I really hope it wasn't caused by my hard disk struggling under heat or something like that. Would hate to see it die (and cannot do incredibly much about the high temperature either, it's a netbook and not a usual easily moddable desktop computer).

I now gave up the practise of suspending instead of rebooting to test more thoroughly if this is really gone, but it seems it is for now.

Comment 3 ell1e 2011-10-25 22:32:14 UTC
It came back on me now with kernel 3.1.0 on Fedora 16 beta.

The sector was now 309667757, so apparently it's changing. Also I haven't run into this issue for some months as stated above, no idea why it worked fine for such a long time.

Comment 4 ell1e 2011-10-25 22:38:47 UTC
The moment I usually notice this bug has hit me again is if the system suddenly stalls/hangs completely for 10 seconds or so. I will then proceed to check dmesg to see those read errors again, and I assume now on next reboot and filesystem check I might also see some new corruption that has popped up. I will report later whether that was actually the case this time or not.

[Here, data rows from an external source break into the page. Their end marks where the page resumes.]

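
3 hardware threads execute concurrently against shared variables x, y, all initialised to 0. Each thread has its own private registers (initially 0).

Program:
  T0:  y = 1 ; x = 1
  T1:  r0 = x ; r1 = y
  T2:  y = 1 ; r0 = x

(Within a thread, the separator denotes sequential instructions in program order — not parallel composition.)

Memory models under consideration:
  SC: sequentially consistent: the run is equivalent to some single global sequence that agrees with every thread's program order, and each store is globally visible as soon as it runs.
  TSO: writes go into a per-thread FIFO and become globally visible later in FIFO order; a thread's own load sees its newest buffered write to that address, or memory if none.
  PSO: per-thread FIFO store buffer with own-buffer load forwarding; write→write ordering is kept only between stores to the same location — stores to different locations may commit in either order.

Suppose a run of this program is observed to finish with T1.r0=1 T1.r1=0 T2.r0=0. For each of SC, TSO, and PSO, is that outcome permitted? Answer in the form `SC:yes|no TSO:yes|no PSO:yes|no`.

outcome vector order: (T1.r0,T1.r1,T2.r0)
[SC] allowed = {0/0/0, 0/0/1, 0/1/0, 0/1/1, 1/1/0, 1/1/1}
[TSO] allowed = {0/0/0, 0/0/1, 0/1/0, 0/1/1, 1/1/0, 1/1/1}
[PSO] allowed = {0/0/0, 0/0/1, 0/1/0, 0/1/1, 1/0/0, 1/0/1, 1/1/0, 1/1/1}
target 1/0/0 ∈ {PSO}

SC:no TSO:no PSO:yes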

Comment 5 Josh Boyer 2012-06-06 19:03:54 UTC
Did this ever resolve itself?  Still seeing it with 2.6.43/3.3?

Comment 6 ell1e 2012-06-06 21:32:35 UTC
For me, it has again disappeared for many months. Also the hard drive had a rather gross seek error count in smart (although not many read errors), so for me I cannot rule out hardware issues.

Comment 7 Josh Boyer 2012-06-06 22:48:12 UTC
OK.  We'll close this out for now.  If you see it again, please reopen.